Well, it's still not to my taste. It turned me off fast and I just never bothered with them after that. I have a copy of one of their double albums which I think has been played once, but not all 4 sides.
It's like Eddie Van Halen. I can admire the technical skill with which he plays the instrument, but his playing lacks depth and feeling. So, he's a great guitar technician, but not a Jimi Hendrix or an Eric Clapton.
There is an indefinable something which some musicians have and some don't. There are players who, now, are technically as good or better than Jimi Hendrix, but they don't have his soul. Clapton is the same thing. He's not called "Slowhand" for nothing. Ritchie Blackmoore of Deep Purple is twice as fast, and is a great guitarist, but Clapton still has greater emotional depth in his playing.
When I think of someone I consider a great musician it is not merely based upon technical expertise with the instrument. There are pianists who are every bit as fast as Oscar Peterson, but they aren't his equal because they don't have that inner difference that makes an Oscar Peterson or a Count Basie.
Art and music is to some degree a subjective thing and the interpretation varies from person to person as does personal taste.
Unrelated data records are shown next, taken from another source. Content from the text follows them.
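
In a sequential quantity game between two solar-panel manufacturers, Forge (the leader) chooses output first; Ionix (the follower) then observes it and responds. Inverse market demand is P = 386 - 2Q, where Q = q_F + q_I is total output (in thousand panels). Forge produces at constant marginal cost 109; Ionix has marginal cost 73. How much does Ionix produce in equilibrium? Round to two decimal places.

48.13

Solve by backward induction. Given q_F, the follower Ionix maximises π_I = (386 - 2q_F - 2q_I)q_I - 73q_I.
Follower FOC: 313 - 2q_F - 4q_I = 0, so q_I(q_F) = (313 - 2q_F)/4.
The leader anticipates this reaction. Substituting into P = 386 - 2Q gives P = 459/2 - q_F, so π_F = (459/2 - q_F)q_F - 109q_F.
Maximising: ∂π_F/∂q_F = 241/2 - 2q_F = 0, giving q_F = 241/4.
Then q_I = (313 - 2·(241/4))/4 = 385/8.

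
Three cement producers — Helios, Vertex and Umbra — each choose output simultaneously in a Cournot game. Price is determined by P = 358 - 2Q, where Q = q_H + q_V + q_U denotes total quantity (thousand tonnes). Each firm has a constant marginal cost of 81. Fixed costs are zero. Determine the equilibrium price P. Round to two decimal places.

A representative firm's profit is π_i = q_i(358 - 2Q) - 81q_i.
Setting ∂π_i/∂q_i = 0 with rivals' quantities fixed: 277 - 4q_i - 2·Σ_{j≠i} q_j = 0.
With identical firms every q_j equals q_i, so Σ_{j≠i} q_j = 2q_i and 277 = 8q_i, giving q_i = 277/8.
Total output Q = 831/8, so price P = 358 - 2·(831/8) = 601/4.

150.25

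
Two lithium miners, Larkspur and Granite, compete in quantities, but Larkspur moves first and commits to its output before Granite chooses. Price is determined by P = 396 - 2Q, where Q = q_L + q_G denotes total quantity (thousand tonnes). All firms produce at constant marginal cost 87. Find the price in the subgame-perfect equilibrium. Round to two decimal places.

Solve by backward induction. Given q_L, the follower Granite maximises π_G = (396 - 2q_L - 2q_G)q_G - 87q_G.
∂π_G/∂q_G = 309 - 2q_L - 4q_G = 0 gives the reaction function q_G = (309 - 2q_L)/4.
Larkspur substitutes q_G(q_L) into its own profit: π_L = q_L(396 - 2q_L - (309 - 2q_L)/2) - 87q_L = (483/2 - q_L)q_L - 87q_L.
Maximising: ∂π_L/∂q_L = 309/2 - 2q_L = 0, giving q_L = 309/4.
Then q_G = (309 - 2·(309/4))/4 = 309/8.
Total output Q = 927/8, so price P = 396 - 2·(927/8) = 657/4.

164.25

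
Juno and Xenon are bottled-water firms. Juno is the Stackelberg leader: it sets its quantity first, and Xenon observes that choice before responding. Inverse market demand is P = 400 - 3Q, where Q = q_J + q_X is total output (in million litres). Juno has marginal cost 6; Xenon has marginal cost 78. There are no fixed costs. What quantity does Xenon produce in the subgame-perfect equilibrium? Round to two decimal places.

Solve by backward induction. Given q_J, the follower Xenon maximises π_X = (400 - 3q_J - 3q_X)q_X - 78q_X.
Setting the follower's marginal profit to zero, 322 - 3q_J - 6q_X = 0, i.e. q_X = (322 - 3q_J)/6.
The leader anticipates this reaction. Substituting into P = 400 - 3Q gives P = 239 - (3/2)q_J, so π_J = (239 - (3/2)q_J)q_J - 6q_J.
Maximising: ∂π_J/∂q_J = 233 - 3q_J = 0, giving q_J = 233/3.
Then q_X = (322 - 3·(233/3))/6 = 89/6.

14.83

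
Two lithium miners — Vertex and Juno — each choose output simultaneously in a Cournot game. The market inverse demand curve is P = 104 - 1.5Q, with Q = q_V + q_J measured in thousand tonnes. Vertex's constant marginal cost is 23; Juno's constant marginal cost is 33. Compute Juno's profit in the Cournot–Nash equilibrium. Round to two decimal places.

275.63

Vertex's profit: π_V = (104 - 1.5Q)q_V - (23q_V). Setting ∂π_V/∂q_V = 0: 81 - 3q_V - (3/2)(q_J) = 0.
Juno's profit: π_J = (104 - 1.5Q)q_J - (33q_J). Setting ∂π_J/∂q_J = 0: 71 - 3q_J - (3/2)(q_V) = 0.
Best responses: q_V = (81 - (3/2)q_J)/3, q_J = (71 - (3/2)q_V)/3.
Solving the pair: q_V = 182/9, q_J = 122/9.
Price P = 104 - (3/2)·(304/9) = 160/3.
Juno's profit: (160/3 - 33)·(122/9) = 275.6296.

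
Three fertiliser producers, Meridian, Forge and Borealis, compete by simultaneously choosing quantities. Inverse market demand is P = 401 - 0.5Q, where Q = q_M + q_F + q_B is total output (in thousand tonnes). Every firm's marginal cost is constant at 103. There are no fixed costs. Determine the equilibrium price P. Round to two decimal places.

177.50

Each firm earns π_i = (401 - 0.5Q)q_i - 103q_i.
First-order condition (treating rivals' output as given): 298 - q_i - (1/2)·Σ_{j≠i} q_j = 0.
With identical firms every q_j equals q_i, so Σ_{j≠i} q_j = 2q_i and 298 = 2q_i, giving q_i = 149.
Total output Q = 447, so price P = 401 - (1/2)·447 = 355/2.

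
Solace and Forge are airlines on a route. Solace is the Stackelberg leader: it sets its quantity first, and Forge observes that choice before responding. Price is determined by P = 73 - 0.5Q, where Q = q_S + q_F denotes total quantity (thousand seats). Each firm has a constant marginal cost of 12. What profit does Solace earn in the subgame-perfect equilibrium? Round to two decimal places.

The follower Forge best-responds to any q_S: π_F = (73 - 0.5Q)q_F - 12q_F.
∂π_F/∂q_F = 61 - (1/2)q_S - q_F = 0 gives the reaction function q_F = (61 - (1/2)q_S).
The leader anticipates this reaction. Substituting into P = 73 - 0.5Q gives P = 85/2 - (1/4)q_S, so π_S = (85/2 - (1/4)q_S)q_S - 12q_S.
The leader's first-order condition 61/2 - (1/2)q_S = 0 yields q_S = 61.
Then q_F = (61 - (1/2)·61) = 61/2.
Price P = 73 - (1/2)·(183/2) = 109/4.
Solace's profit: (109/4 - 12)·61 = 930.2500.

930.25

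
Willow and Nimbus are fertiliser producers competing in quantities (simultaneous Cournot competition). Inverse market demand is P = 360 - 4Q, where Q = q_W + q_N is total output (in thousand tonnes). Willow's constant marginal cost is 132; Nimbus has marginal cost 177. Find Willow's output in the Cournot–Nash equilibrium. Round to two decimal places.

Willow's profit: π_W = (360 - 4Q)q_W - (132q_W). Setting ∂π_W/∂q_W = 0: 228 - 8q_W - 4(q_N) = 0.
Nimbus's profit: π_N = (360 - 4Q)q_N - (177q_N). Setting ∂π_N/∂q_N = 0: 183 - 8q_N - 4(q_W) = 0.
So q_W = (228 - 4q_N)/8 and q_N = (183 - 4q_W)/8.
Solving the pair: q_W = 91/4, q_N = 23/2.

22.75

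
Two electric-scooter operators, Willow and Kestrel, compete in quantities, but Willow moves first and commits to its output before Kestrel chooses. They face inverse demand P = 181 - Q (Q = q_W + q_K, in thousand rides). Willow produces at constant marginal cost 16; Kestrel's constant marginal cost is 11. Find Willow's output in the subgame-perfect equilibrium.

Solve by backward induction. Given q_W, the follower Kestrel maximises π_K = (181 - q_W - q_K)q_K - 11q_K.
∂π_K/∂q_K = 170 - q_W - 2q_K = 0 gives the reaction function q_K = (170 - q_W)/2.
The leader anticipates this reaction. Substituting into P = 181 - Q gives P = 96 - (1/2)q_W, so π_W = (96 - (1/2)q_W)q_W - 16q_W.
Maximising: ∂π_W/∂q_W = 80 - q_W = 0, giving q_W = 80.
Then q_K = (170 - 80)/2 = 45.

80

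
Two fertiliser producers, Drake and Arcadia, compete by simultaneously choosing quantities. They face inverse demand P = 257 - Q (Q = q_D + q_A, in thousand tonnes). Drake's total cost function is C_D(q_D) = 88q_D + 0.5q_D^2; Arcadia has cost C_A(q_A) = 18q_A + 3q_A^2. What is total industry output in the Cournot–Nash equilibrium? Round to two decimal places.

Drake's profit: π_D = (257 - Q)q_D - (88q_D + (1/2)q_D²). Setting ∂π_D/∂q_D = 0: 169 - 3q_D - (q_A) = 0.
Arcadia's profit: π_A = (257 - Q)q_A - (18q_A + 3q_A²). Setting ∂π_A/∂q_A = 0: 239 - 8q_A - (q_D) = 0.
Rearranging gives the reaction functions q_D = (169 - q_A)/3 and q_A = (239 - q_D)/8.
Substituting one into the other gives q_D = 1113/23 and q_A = 548/23.
Total output Q = 1113/23 + 548/23 = 1661/23.

72.22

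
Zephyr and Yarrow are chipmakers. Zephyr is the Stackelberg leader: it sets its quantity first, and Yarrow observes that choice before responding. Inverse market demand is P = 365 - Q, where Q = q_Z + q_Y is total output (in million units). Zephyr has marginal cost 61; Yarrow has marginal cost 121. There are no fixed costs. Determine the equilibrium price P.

152

Solve by backward induction. Given q_Z, the follower Yarrow maximises π_Y = (365 - q_Z - q_Y)q_Y - 121q_Y.
Follower FOC: 244 - q_Z - 2q_Y = 0, so q_Y(q_Z) = (244 - q_Z)/2.
Zephyr substitutes q_Y(q_Z) into its own profit: π_Z = q_Z(365 - q_Z - (244 - q_Z)/2) - 61q_Z = (243 - (1/2)q_Z)q_Z - 61q_Z.
Maximising: ∂π_Z/∂q_Z = 182 - q_Z = 0, giving q_Z = 182.
Then q_Y = (244 - 182)/2 = 31.
Total output Q = 213, so price P = 365 - 213 = 152.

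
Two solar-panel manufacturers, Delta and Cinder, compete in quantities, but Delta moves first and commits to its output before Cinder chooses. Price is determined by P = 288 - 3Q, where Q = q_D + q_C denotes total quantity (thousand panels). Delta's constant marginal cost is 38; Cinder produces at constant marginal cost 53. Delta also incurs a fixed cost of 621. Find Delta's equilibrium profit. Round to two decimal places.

Solve by backward induction. Given q_D, the follower Cinder maximises π_C = (288 - 3q_D - 3q_C)q_C - 53q_C.
∂π_C/∂q_C = 235 - 3q_D - 6q_C = 0 gives the reaction function q_C = (235 - 3q_D)/6.
The leader anticipates this reaction. Substituting into P = 288 - 3Q gives P = 341/2 - (3/2)q_D, so π_D = (341/2 - (3/2)q_D)q_D - 38q_D.
Maximising: ∂π_D/∂q_D = 265/2 - 3q_D = 0, giving q_D = 265/6.
Then q_C = (235 - 3·(265/6))/6 = 205/12.
Price P = 288 - 3·(245/4) = 417/4.
Delta's profit: (417/4 - 38)·(265/6) - 621 = 2305.0417.

2305.04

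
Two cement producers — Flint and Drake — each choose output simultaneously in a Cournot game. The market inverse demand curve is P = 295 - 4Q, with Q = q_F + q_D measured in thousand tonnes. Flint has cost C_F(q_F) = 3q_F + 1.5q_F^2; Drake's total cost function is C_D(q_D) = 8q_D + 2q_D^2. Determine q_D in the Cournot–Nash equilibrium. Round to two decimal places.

Flint's profit: π_F = (295 - 4Q)q_F - (3q_F + (3/2)q_F²). Setting ∂π_F/∂q_F = 0: 292 - 11q_F - 4(q_D) = 0.
Drake's profit: π_D = (295 - 4Q)q_D - (8q_D + 2q_D²). Setting ∂π_D/∂q_D = 0: 287 - 12q_D - 4(q_F) = 0.
Best responses: q_F = (292 - 4q_D)/11, q_D = (287 - 4q_F)/12.
Solving the pair: q_F = 589/29, q_D = 1989/116.

17.15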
However, the defining difference between a damn good player and a Great Musician is that ability to transcend the instrument and communicate their soul to the audience. They connect on a level we mere mortals can only admire and stand in awe of.
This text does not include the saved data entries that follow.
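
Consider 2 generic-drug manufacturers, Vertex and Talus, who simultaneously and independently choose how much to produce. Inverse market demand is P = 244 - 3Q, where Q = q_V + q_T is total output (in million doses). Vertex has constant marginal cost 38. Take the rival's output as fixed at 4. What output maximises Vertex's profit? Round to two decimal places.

32.33

With the rival's output fixed at 4, Vertex's profit is π_V = (244 - 3·4 - 3q_V)q_V - (38q_V) = (232 - 3q_V)q_V - (38q_V).
∂π_V/∂q_V = 194 - 6q_V = 0, so q_V = 97/3.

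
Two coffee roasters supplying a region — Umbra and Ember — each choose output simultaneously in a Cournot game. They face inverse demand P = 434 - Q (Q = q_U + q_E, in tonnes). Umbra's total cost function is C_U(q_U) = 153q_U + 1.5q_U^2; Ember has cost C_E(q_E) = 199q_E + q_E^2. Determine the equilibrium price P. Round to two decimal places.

Umbra's profit: π_U = (434 - Q)q_U - (153q_U + (3/2)q_U²). Setting ∂π_U/∂q_U = 0: 281 - 5q_U - (q_E) = 0.
Ember's first-order condition: 235 - 4q_E - (q_U) = 0.
Rearranging gives the reaction functions q_U = (281 - q_E)/5 and q_E = (235 - q_U)/4.
Solving the pair: q_U = 889/19, q_E = 894/19.
Total output Q = 1783/19, so price P = 434 - 1783/19 = 340.1579.

340.16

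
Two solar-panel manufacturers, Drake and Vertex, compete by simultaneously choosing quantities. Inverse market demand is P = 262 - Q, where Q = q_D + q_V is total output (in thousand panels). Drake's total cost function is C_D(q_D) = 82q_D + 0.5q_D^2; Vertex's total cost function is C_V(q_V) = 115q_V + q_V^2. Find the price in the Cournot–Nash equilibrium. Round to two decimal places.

186.18

Drake's profit: π_D = (262 - Q)q_D - (82q_D + (1/2)q_D²). Setting ∂π_D/∂q_D = 0: 180 - 3q_D - (q_V) = 0.
Vertex's first-order condition: 147 - 4q_V - (q_D) = 0.
So q_D = (180 - q_V)/3 and q_V = (147 - q_D)/4.
Substituting one into the other gives q_D = 573/11 and q_V = 261/11.
Total output Q = 834/11, so price P = 262 - 834/11 = 186.1818.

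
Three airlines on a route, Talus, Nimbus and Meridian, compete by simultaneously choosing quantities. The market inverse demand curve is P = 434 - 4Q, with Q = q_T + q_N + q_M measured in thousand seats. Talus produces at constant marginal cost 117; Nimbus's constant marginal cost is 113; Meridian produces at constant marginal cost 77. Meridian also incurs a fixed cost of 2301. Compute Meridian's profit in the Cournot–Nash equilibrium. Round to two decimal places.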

The Yardbirds manager, Giorgio Gomelsky, gave Eric Clapton the nickname Slowhand in early 1964.
The Yardbirds rhythm guitarist, Chris Dreja, recalled that whenever Eric Clapton broke a guitar string during a concert, Eric would stay on stage and replace it. The English audiences would wait out the delay by doing a slow handclap. [The British colloquialism is "to be given the slowhand".]
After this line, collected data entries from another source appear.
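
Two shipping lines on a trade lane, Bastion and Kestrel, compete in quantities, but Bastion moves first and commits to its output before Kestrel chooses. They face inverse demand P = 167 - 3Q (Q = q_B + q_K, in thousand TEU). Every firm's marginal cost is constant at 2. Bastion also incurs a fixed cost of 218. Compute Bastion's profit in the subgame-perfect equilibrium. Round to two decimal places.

The follower Kestrel best-responds to any q_B: π_K = (167 - 3Q)q_K - 2q_K.
Follower FOC: 165 - 3q_B - 6q_K = 0, so q_K(q_B) = (165 - 3q_B)/6.
The leader anticipates this reaction. Substituting into P = 167 - 3Q gives P = 169/2 - (3/2)q_B, so π_B = (169/2 - (3/2)q_B)q_B - 2q_B.
Maximising: ∂π_B/∂q_B = 165/2 - 3q_B = 0, giving q_B = 55/2.
Then q_K = (165 - 3·(55/2))/6 = 55/4.
Price P = 167 - 3·(165/4) = 173/4.
Bastion's profit: (173/4 - 2)·(55/2) - 218 = 916.3750.

916.38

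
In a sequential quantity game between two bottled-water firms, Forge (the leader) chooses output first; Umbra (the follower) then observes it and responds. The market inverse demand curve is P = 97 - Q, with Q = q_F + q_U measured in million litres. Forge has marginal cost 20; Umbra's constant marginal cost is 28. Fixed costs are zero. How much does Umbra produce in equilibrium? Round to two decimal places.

13.25

Solve by backward induction. Given q_F, the follower Umbra maximises π_U = (97 - q_F - q_U)q_U - 28q_U.
Follower FOC: 69 - q_F - 2q_U = 0, so q_U(q_F) = (69 - q_F)/2.
The leader anticipates this reaction. Substituting into P = 97 - Q gives P = 125/2 - (1/2)q_F, so π_F = (125/2 - (1/2)q_F)q_F - 20q_F.
Maximising: ∂π_F/∂q_F = 85/2 - q_F = 0, giving q_F = 85/2.
Then q_U = (69 - 85/2)/2 = 53/4.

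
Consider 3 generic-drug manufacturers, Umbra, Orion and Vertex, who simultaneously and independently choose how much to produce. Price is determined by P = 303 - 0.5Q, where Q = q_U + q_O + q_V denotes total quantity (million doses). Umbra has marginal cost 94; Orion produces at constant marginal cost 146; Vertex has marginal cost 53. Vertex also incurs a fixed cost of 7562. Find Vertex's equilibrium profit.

10870

Umbra's profit: π_U = (303 - 0.5Q)q_U - (94q_U). Setting ∂π_U/∂q_U = 0: 209 - q_U - (1/2)(q_O + q_V) = 0.
Orion's first-order condition: 157 - q_O - (1/2)(q_U + q_V) = 0.
Vertex's first-order condition: 250 - q_V - (1/2)(q_U + q_O) = 0.
Adding the 3 first-order conditions: 616 − 2Q = 0, so Q = 308.
Back-substituting: q_U = (209 − 154)/(1/2) = 110, q_O = (157 − 154)/(1/2) = 6, q_V = (250 − 154)/(1/2) = 192.
Price P = 303 - (1/2)·308 = 149.
Vertex's profit: (149 - 53)·192 - 7562 = 10870.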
Clapton told his official biographer, Ray Coleman, in the mid-80s that My nickname of 'Slowhand' came from Giorgio Gomelsky. He coined it as a good pun. He kept saying I was a fast player, so he put together the slow handclap phrase into 'Slowhand' as a play on words.
In a June 1999 online chat, Clapton gave a slightly different version of how his nickname came about: I think it might have been a play on words from the Clap part of my name. In England, in sport, if the crowd is getting anxious, we have a slow handclap, which indicates boredom or frustration. But it wasnt my idea it was someone elses comment.
In Clapton - The Autobiography (2007), Eric had this to say, "On my guitar I used light-gauge guitar strings, with a very thin first string, which made it easier to bend the notes, and it was not uncommon during the most frenetic bits of playing for me to break at least one string. During the pause while I was changing my string, the frenzied audience would often break into a slow handclap, inspiring Giorgio to dream up the nickname of 'Slowhand' Clapton."
Interesting, while I don't have a source as it was on the old "American Top 40" with Casey Kasem, his story was that it was given him as a nickname by other guitar players because he was notorious for being slow in changing his hand position on the guitar neck. So, the joke was that he could stretch a note further than anyone else. I can understand why he might not want to give that as a reason for the nickname.